“We do things differently in the suburbs.” So said Scott Palmer, artistic director of Hillsboro’s Bag & Baggage Productions, in a pre-show introduction to Lear
, a stripped-down, corseted-up retelling of Shakespeare’s tragedy. Palmer also had this word of warning: “This ain’t your grandmother’s King Lear
.” He wasn’t kidding. In Palmer’s adaptation, five actors handle the whole story, which focuses on Lear’s complicated love for his three daughters. This production drops the political for the personal, and the results are often stunning.
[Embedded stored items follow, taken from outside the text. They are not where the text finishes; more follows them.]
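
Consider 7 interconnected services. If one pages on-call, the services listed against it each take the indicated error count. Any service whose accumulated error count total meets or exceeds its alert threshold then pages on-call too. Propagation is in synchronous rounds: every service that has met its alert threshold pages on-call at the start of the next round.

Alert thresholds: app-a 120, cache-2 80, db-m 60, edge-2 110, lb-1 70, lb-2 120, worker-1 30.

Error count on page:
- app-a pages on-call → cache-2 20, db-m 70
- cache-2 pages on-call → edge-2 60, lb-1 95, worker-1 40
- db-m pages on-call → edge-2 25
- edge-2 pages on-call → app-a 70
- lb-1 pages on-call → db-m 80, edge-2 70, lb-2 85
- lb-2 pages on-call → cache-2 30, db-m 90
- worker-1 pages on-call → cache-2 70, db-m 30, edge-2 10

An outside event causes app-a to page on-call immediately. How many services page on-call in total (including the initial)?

Round 1 — app-a pages on-call (initial).
  cache-2: +20 → 20 < 80
  db-m: +70 → 70 ≥ 60
Round 2 — db-m pages on-call.
  edge-2: +25 → 25 < 110
No further pages.

2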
The costumes are steampunk Elizabethan, and the gorgeous (and sometimes needlessly distracting) lighting design is a scrim-lover’s wet dream. Reimagining Shakespeare is, of course, nothing new. Starry-eyed directors sometimes adapt Shakespeare just for adaptation’s sake, which is, more often than not, a disservice to the text. But, given that King Lear
is a sprawling and complicated mess-terpiece, trimming it down to its essentials makes good sense. In this case, it also makes great theater. As Lear, the king who divides his land and lucre between the conniving Regan and Goneril while disowning the kindhearted Cordelia, Kevin Connell is a powerful presence. He convincingly inhabits Lear’s descent into madness, as well as his very real regrets. Still, his intensity could be tempered slightly. When you set the volume to 11 from the outset, there’s little room for further emoting, and the more subtle moments get drowned out in the sound and fury. In Act 5, as the bodies start to pile up in the true fashion of a Shakespearean tragedy, Lear is alive but barely. “All’s cheerless, dark and deadly,” he says. True. But not in the suburbs.